Reports from Spain and France say Zinedine Zidane has finally chosen his next job. According to Diario AS and follow-up coverage, the French Football Federation has an agreement in place for him to take over the national team after the 2026 World Cup. Didier Deschamps steps down, Zidane steps in. It’s not official yet, but the direction of travel is clear.
Deschamps already confirmed his current contract runs through 2026 and that’s it. He’s been on the touchline since 2012—won the 2018 World Cup, lifted the Nations League in 2021, reached two more major finals. The federation backed him through it all, but everyone knew the clock was ticking.
Zidane has been the obvious heir for nearly a decade. The 53-year-old hasn’t worked since leaving Real Madrid in 2021. He’s turned down everything, including a one-year, €120 million offer from Al Hilal—roughly $130 million—because it didn’t match his long-term plan. That number tells you how wanted he is. It also tells you how patient he’s been about waiting for France.
The attraction makes sense. As a player, Zidane is stitched into France’s football identity—the ’98 World Cup final brace, the chipped penalty in Berlin, the red card that ended it all. As a coach, he built something different at Real Madrid: three straight Champions League titles and a dressing room full of Ballon d’Or contenders that never imploded.
For the FFF, that track record offers something Deschamps couldn’t deliver even with comparable silverware: a stylistic reset backed by a manager whose aura matches the talent at his disposal. France has Kylian Mbappé and an emerging generation behind him. They can be more than efficient. They can be expressive again. Zidane represents that as much as anyone.
A handover everyone saw coming
This succession hasn’t been subtle. For years, pundits and former teammates have spoken as if Zidane’s appointment was an open secret. In 2025, Thierry Henry summed it up: “We all know who the next coach will be. You know it, I know it. All I can do is wish him the best.”
The reporting now goes further. Outlets say Zidane and the FFF have a framework agreement. The formal announcement is delayed out of respect for Deschamps and to avoid turning the 2026 cycle into a lame-duck farewell tour. Fans have split predictably. Some see it as France pressing the final-boss cheat code. Others wonder why you’d change anything when the current coach still has the team among the favorites for 2026.
Zidane would inherit a squad loaded but in transition. Olivier Giroud and Antoine Griezmann will be gone or reduced to bit parts. Mbappé, Aurélien Tchouaméni, Eduardo Camavinga, William Saliba—they’ll be at or near their peak. The job isn’t about rescuing a fallen giant. It’s about keeping a superpower sharp without the urgency of a club calendar and with far fewer training sessions to impose detail.
His Real Madrid sides were pragmatic rather than revolutionary. Tactically, they shifted between 4-3-3 and 4-4-2—balance, control in big moments, trust the stars to decide games. That template fits international tournaments, where managers have limited time and knockout margins are razor-thin. It also offers a different tone from Deschamps, whose France has been accused of playing within itself even while winning.

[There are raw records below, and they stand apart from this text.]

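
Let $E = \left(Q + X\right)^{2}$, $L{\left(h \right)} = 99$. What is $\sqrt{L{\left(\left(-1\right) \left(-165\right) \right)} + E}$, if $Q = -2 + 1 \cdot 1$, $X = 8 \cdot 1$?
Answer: $2 \sqrt{37} \approx 12.166$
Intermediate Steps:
$X = 8$
$Q = -1$ ($Q = -2 + 1 = -1$)
$E = 49$ ($E = \left(-1 + 8\right)^{2} = 7^{2} = 49$)
$\sqrt{L{\left(\left(-1\right) \left(-165\right) \right)} + E} = \sqrt{99 + 49} = \sqrt{148} = 2 \sqrt{37}$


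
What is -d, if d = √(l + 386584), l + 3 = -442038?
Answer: -I*√55457 ≈ -235.49*I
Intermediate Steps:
l = -442041 (l = -3 - 442038 = -442041)
d = I*√55457 (d = √(-442041 + 386584) = √(-55457) = I*√55457 ≈ 235.49*I)
-d = -I*√55457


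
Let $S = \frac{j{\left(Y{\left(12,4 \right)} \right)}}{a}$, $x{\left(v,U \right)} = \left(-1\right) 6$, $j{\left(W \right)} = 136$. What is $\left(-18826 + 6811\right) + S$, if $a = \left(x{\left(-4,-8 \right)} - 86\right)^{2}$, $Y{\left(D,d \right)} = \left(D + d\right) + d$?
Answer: $- \frac{12711853}{1058} \approx -12015.0$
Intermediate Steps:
$Y{\left(D,d \right)} = D + 2 d$
$x{\left(v,U \right)} = -6$
$a = 8464$ ($a = \left(-6 - 86\right)^{2} = \left(-92\right)^{2} = 8464$)
$S = \frac{17}{1058}$ ($S = \frac{136}{8464} = 136 \cdot \frac{1}{8464} = \frac{17}{1058} \approx 0.016068$)
$\left(-18826 + 6811\right) + S = \left(-18826 + 6811\right) + \frac{17}{1058} = -12015 + \frac{17}{1058} = - \frac{12711853}{1058}$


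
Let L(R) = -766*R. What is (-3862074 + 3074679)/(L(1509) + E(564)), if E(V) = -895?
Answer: 787395/1156789 ≈ 0.68067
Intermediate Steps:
(-3862074 + 3074679)/(L(1509) + E(564)) = (-3862074 + 3074679)/(-766*1509 - 895) = -787395/(-1155894 - 895) = -787395/(-1156789) = -787395*(-1/1156789) = 787395/1156789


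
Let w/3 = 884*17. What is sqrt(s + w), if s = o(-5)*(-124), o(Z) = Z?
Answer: 2*sqrt(11426) ≈ 213.78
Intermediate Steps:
w = 45084 (w = 3*(884*17) = 3*15028 = 45084)
s = 620 (s = -5*(-124) = 620)
sqrt(s + w) = sqrt(620 + 45084) = sqrt(45704) = 2*sqrt(11426)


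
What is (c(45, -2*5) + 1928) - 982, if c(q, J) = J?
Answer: 936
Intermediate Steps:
(c(45, -2*5) + 1928) - 982 = (-2*5 + 1928) - 982 = (-10 + 1928) - 982 = 1918 - 982 = 936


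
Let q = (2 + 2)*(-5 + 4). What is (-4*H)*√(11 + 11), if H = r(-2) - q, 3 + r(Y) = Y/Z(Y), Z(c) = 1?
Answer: 4*√22 ≈ 18.762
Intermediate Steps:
r(Y) = -3 + Y (r(Y) = -3 + Y/1 = -3 + Y*1 = -3 + Y)
q = -4 (q = 4*(-1) = -4)
H = -1 (H = (-3 - 2) - 1*(-4) = -5 + 4 = -1)
(-4*H)*√(11 + 11) = (-4*(-1))*√(11 + 11) = 4*√22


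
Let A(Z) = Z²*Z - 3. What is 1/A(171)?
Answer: 1/5000208 ≈ 1.9999e-7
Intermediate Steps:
A(Z) = -3 + Z³ (A(Z) = Z³ - 3 = -3 + Z³)
1/A(171) = 1/(-3 + 171³) = 1/(-3 + 5000211) = 1/5000208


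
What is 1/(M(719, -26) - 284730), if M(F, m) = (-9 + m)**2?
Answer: -1/283505 ≈ -3.5273e-6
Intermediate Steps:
1/(M(719, -26) - 284730) = 1/((-9 - 26)**2 - 284730) = 1/((-35)**2 - 284730) = 1/(1225 - 284730) = 1/(-283505) = -1/283505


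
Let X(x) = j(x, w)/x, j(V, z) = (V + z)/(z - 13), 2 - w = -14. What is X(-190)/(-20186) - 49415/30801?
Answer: -94762556279/59066153670 ≈ -1.6043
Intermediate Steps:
w = 16 (w = 2 - 1*(-14) = 2 + 14 = 16)
j(V, z) = (V + z)/(-13 + z)
X(x) = (16/3 + x/3)/x (X(x) = ((x + 16)/(-13 + 16))/x = ((16 + x)/3)/x = (16/3 + x/3)/x)
X(-190)/(-20186) - 49415/30801 = ((⅓)*(16 - 190)/(-190))/(-20186) - 49415/30801 = ((⅓)*(-1/190)*(-174))*(-1/20186) - 49415*1/30801 = (29/95)*(-1/20186) - 49415/30801 = -29/1917670 - 49415/30801 = -94762556279/59066153670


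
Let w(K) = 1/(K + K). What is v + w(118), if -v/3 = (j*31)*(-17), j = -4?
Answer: -1492463/236 ≈ -6324.0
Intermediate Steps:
w(K) = 1/(2*K)
v = -6324 (v = -3*(-4*31)*(-17) = -(-372)*(-17) = -3*2108 = -6324)
v + w(118) = -6324 + (½)/118 = -6324 + (½)*(1/118) = -6324 + 1/236 = -1492463/236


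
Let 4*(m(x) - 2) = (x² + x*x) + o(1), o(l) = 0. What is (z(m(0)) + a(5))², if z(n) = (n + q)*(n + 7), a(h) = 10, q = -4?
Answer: 64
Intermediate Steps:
m(x) = 2 + x²/2 (m(x) = 2 + ((x² + x*x) + 0)/4 = 2 + ((x² + x²) + 0)/4 = 2 + (2*x² + 0)/4 = 2 + (2*x²)/4 = 2 + x²/2)
z(n) = (-4 + n)*(7 + n) (z(n) = (n - 4)*(n + 7) = (-4 + n)*(7 + n))
(z(m(0)) + a(5))² = ((-28 + (2 + (½)*0²)² + 3*(2 + (½)*0²)) + 10)² = ((-28 + (2 + (½)*0)² + 3*(2 + (½)*0)) + 10)² = ((-28 + (2 + 0)² + 3*(2 + 0)) + 10)² = ((-28 + 2² + 3*2) + 10)² = ((-28 + 4 + 6) + 10)² = (-18 + 10)² = (-8)² = 64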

Then there’s the symbolic layer. Zidane stepping into the dugout at Stade de France as head coach closes a loop that runs through every major moment in modern French football. He’s all over France’s all-time greatest XI and the most-capped players list. His presence bridges generations of supporters.

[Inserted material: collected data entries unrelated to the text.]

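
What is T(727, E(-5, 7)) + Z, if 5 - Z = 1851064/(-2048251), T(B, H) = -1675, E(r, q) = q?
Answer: -3418728106/2048251 ≈ -1669.1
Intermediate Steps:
Z = 12092319/2048251 (Z = 5 - 1851064/(-2048251) = 5 - 1851064*(-1)/2048251 = 5 - 1*(-1851064/2048251) = 5 + 1851064/2048251 = 12092319/2048251 ≈ 5.9037)
T(727, E(-5, 7)) + Z = -1675 + 12092319/2048251 = -3418728106/2048251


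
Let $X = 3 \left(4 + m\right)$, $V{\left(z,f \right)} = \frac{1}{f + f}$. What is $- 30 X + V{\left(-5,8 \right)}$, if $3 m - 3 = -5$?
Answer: $- \frac{4799}{16} \approx -299.94$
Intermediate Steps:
$m = - \frac{2}{3}$ ($m = 1 + \frac{1}{3} \left(-5\right) = 1 - \frac{5}{3} = - \frac{2}{3} \approx -0.66667$)
$V{\left(z,f \right)} = \frac{1}{2 f}$
$X = 10$ ($X = 3 \left(4 - \frac{2}{3}\right) = 3 \cdot \frac{10}{3} = 10$)
$- 30 X + V{\left(-5,8 \right)} = \left(-30\right) 10 + \frac{1}{2 \cdot 8} = -300 + \frac{1}{2} \cdot \frac{1}{8} = -300 + \frac{1}{16} = - \frac{4799}{16}$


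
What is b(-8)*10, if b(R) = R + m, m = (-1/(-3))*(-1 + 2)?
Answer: -230/3 ≈ -76.667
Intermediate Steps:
m = ⅓ (m = -1*(-⅓)*1 = (⅓)*1 = ⅓ ≈ 0.33333)
b(R) = ⅓ + R (b(R) = R + ⅓ = ⅓ + R)
b(-8)*10 = (⅓ - 8)*10 = -23/3*10 = -230/3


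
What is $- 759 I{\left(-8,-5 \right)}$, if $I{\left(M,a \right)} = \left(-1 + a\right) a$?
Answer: $-22770$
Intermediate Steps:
$I{\left(M,a \right)} = a \left(-1 + a\right)$
$- 759 I{\left(-8,-5 \right)} = - 759 \left(- 5 \left(-1 - 5\right)\right) = - 759 \left(\left(-5\right) \left(-6\right)\right) = \left(-759\right) 30 = -22770$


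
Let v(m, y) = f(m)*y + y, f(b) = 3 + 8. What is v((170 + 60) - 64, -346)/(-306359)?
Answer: 4152/306359 ≈ 0.013553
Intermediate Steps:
f(b) = 11
v(m, y) = 12*y (v(m, y) = 11*y + y = 12*y)
v((170 + 60) - 64, -346)/(-306359) = (12*(-346))/(-306359) = -4152*(-1/306359) = 4152/306359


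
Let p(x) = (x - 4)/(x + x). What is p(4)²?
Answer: 0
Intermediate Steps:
p(x) = (-4 + x)/(2*x) (p(x) = (-4 + x)/((2*x)) = (-4 + x)*(1/(2*x)) = (-4 + x)/(2*x))
p(4)² = ((½)*(-4 + 4)/4)² = ((½)*(¼)*0)² = 0² = 0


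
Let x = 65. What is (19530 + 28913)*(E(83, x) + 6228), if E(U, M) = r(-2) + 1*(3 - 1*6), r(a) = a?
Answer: 301460789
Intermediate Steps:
E(U, M) = -5 (E(U, M) = -2 + 1*(3 - 1*6) = -2 + 1*(3 - 6) = -2 + 1*(-3) = -2 - 3 = -5)
(19530 + 28913)*(E(83, x) + 6228) = (19530 + 28913)*(-5 + 6228) = 48443*6223 = 301460789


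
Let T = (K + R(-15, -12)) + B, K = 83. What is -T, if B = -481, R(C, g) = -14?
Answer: 412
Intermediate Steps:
T = -412 (T = (83 - 14) - 481 = 69 - 481 = -412)
-T = -1*(-412) = 412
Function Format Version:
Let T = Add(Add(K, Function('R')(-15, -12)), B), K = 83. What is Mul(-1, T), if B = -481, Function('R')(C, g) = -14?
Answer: 412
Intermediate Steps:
T = -412 (T = Add(Add(83, -14), -481) = Add(69, -481) = -412)
Mul(-1, T) = Mul(-1, -412) = 412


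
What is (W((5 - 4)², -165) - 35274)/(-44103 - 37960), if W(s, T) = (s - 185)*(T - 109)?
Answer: -15142/82063 ≈ -0.18452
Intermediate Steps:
W(s, T) = (-185 + s)*(-109 + T)
(W((5 - 4)², -165) - 35274)/(-44103 - 37960) = ((20165 - 185*(-165) - 109*(5 - 4)² - 165*(5 - 4)²) - 35274)/(-44103 - 37960) = ((20165 + 30525 - 109*1² - 165*1²) - 35274)/(-82063) = ((20165 + 30525 - 109*1 - 165*1) - 35274)*(-1/82063) = ((20165 + 30525 - 109 - 165) - 35274)*(-1/82063) = (50416 - 35274)*(-1/82063) = 15142*(-1/82063) = -15142/82063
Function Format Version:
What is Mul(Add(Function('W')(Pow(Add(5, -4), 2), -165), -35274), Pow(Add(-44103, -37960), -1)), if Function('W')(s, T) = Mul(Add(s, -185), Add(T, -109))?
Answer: Rational(-15142, 82063) ≈ -0.18452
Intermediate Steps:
Function('W')(s, T) = Mul(Add(-185, s), Add(-109, T))
Mul(Add(Function('W')(Pow(Add(5, -4), 2), -165), -35274), Pow(Add(-44103, -37960), -1)) = Mul(Add(Add(20165, Mul(-185, -165), Mul(-109, Pow(Add(5, -4), 2)), Mul(-165, Pow(Add(5, -4), 2))), -35274), Pow(Add(-44103, -37960), -1)) = Mul(Add(Add(20165, 30525, Mul(-109, Pow(1, 2)), Mul(-165, Pow(1, 2))), -35274), Pow(-82063, -1)) = Mul(Add(Add(20165, 30525, Mul(-109, 1), Mul(-165, 1)), -35274), Rational(-1, 82063)) = Mul(Add(Add(20165, 30525, -109, -165), -35274), Rational(-1, 82063)) = Mul(Add(50416, -35274), Rational(-1, 82063)) = Mul(15142, Rational(-1, 82063)) = Rational(-15142, 82063)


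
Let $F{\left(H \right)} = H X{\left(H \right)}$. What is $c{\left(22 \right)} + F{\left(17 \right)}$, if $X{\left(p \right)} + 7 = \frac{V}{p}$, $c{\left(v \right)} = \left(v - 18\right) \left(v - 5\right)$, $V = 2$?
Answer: $-49$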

The risk is there’s no way to match the mythology. If Deschamps leaves having added another deep run or even a second World Cup, Zidane walks into an impossible comparison. If France stumbles in 2026, he inherits a team with scars that aren’t his but expectations that are. Either way, the room for patience is thin.
There’s another wrinkle. Until a contract is signed and announced, Zidane’s name will surface whenever Real Madrid or another super club gets nervous about its manager. Recent reports have already suggested he could be a contingency if Xabi Alonso’s first full season in Madrid goes sideways. The clearer the France plan becomes, the less noise Zidane has to manage. But it hasn’t gone away yet.
For now, this is intent, not ink on paper. Deschamps will lead France to one more World Cup. His players will rightly insist nothing beyond that matters. Zidane appears closer than ever to the job he’s waited for, with a generation of French fans already imagining his first squad list. Until the FFF speaks, everything lives in the realm of “reportedly.” The difference now is that “reportedly” feels a lot more like “inevitably.”